ResumeThread(pi.hThread);
The AppContainer profile provides the filesystem and registry isolation, the Job Object provides the resource caps and prevents process escape, and the WFP filters enforce the network policy. None of these primitives is new; the work is in making them compose correctly and survive contact with the wide variety of build tools developers actually run.
What this says about the platform
A few things stand out when you compare Codex’s three sandbox implementations side by side. The macOS profile is roughly a hundred lines of Scheme. The Linux implementation is a Landlock ruleset plus a seccomp BPF program, both well under a thousand lines. The Windows implementation, judging from the surface area described in the post, is materially more complex because there is no single API that covers the same ground.

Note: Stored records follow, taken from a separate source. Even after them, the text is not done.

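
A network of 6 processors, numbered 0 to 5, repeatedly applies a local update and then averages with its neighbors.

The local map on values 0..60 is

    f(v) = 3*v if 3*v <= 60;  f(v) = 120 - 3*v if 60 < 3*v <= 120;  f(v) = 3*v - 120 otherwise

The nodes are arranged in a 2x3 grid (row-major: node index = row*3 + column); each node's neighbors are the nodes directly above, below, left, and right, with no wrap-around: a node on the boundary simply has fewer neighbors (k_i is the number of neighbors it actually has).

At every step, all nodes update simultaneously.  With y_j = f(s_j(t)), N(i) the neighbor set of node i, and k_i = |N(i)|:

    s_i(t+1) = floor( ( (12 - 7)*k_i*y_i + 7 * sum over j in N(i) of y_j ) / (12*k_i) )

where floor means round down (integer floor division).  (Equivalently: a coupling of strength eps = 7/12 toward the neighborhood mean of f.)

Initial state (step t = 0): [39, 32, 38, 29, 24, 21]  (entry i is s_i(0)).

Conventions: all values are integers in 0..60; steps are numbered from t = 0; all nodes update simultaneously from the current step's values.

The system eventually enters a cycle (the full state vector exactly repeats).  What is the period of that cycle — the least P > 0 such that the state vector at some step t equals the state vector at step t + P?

Answer: 4
Key observation: The state at step 25, [57, 57, 57, 57, 57, 57], reappears at step 29 — and no state repeats earlier — so the cycle the system enters has period 4.

Derivation:
t=0: [39, 32, 38, 29, 24, 21]
t=1: [17, 21, 26, 28, 42, 39]
t=2: [48, 43, 35, 31, 21, 15]
t=3: [20, 22, 22, 34, 39, 39]
t=4: [46, 45, 39, 25, 15, 17]
t=5: [25, 19, 20, 37, 40, 35]
t=6: [38, 44, 46, 16, 15, 23]
t=7: [20, 18, 25, 34, 40, 39]
t=8: [46, 42, 35, 25, 14, 14]
t=9: [22, 17, 20, 36, 35, 34]
t=10: [40, 46, 45, 25, 22, 29]
t=11: [18, 20, 21, 34, 41, 33]
t=12: [45, 47, 47, 24, 20, 26]
t=13: [26, 27, 27, 41, 46, 41]
t=14: [29, 35, 28, 18, 16, 17]
t=15: [33, 29, 34, 46, 43, 45]
t=16: [23, 23, 21, 16, 16, 14]
t=17: [50, 51, 50, 48, 47, 48]
t=18: [29, 29, 29, 24, 24, 24]
t=19: [37, 35, 37, 43, 45, 43]
t=20: [10, 12, 10, 10, 12, 10]
t=21: [31, 33, 31, 31, 33, 31]
t=22: [25, 23, 25, 25, 23, 25]
t=23: [46, 48, 46, 46, 48, 46]
t=24: [19, 21, 19, 19, 21, 19]
t=25: [57, 57, 57, 57, 57, 57]
t=26: [51, 51, 51, 51, 51, 51]
t=27: [33, 33, 33, 33, 33, 33]
t=28: [21, 21, 21, 21, 21, 21]
t=29: [57, 57, 57, 57, 57, 57]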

This is not a Windows-is-bad observation; it is a consequence of Windows having accumulated isolation features over twenty-five years without ever doing a clean-sheet rewrite. AppContainer was for Store apps. Job Objects were for batch workloads. WFP was for security products. Restricted tokens were for service hardening. Each piece works, and together they cover the same ground as Landlock plus seccomp plus network namespaces, but the seams show.
The broader trend worth watching is whether projects like Codex push Microsoft toward a more unified developer-facing sandboxing API. There have been hints in this direction: the Win32 App Isolation project at Microsoft is trying to make AppContainer practical for legacy desktop apps, with tooling to discover the capabilities a binary actually needs. If that effort matures, future agent sandboxes on Windows might look a lot more like their Unix counterparts. For now, the price of running an autonomous agent safely on Windows is a stack of carefully composed kernel objects, and OpenAI’s post is a useful confirmation that the stack works in production.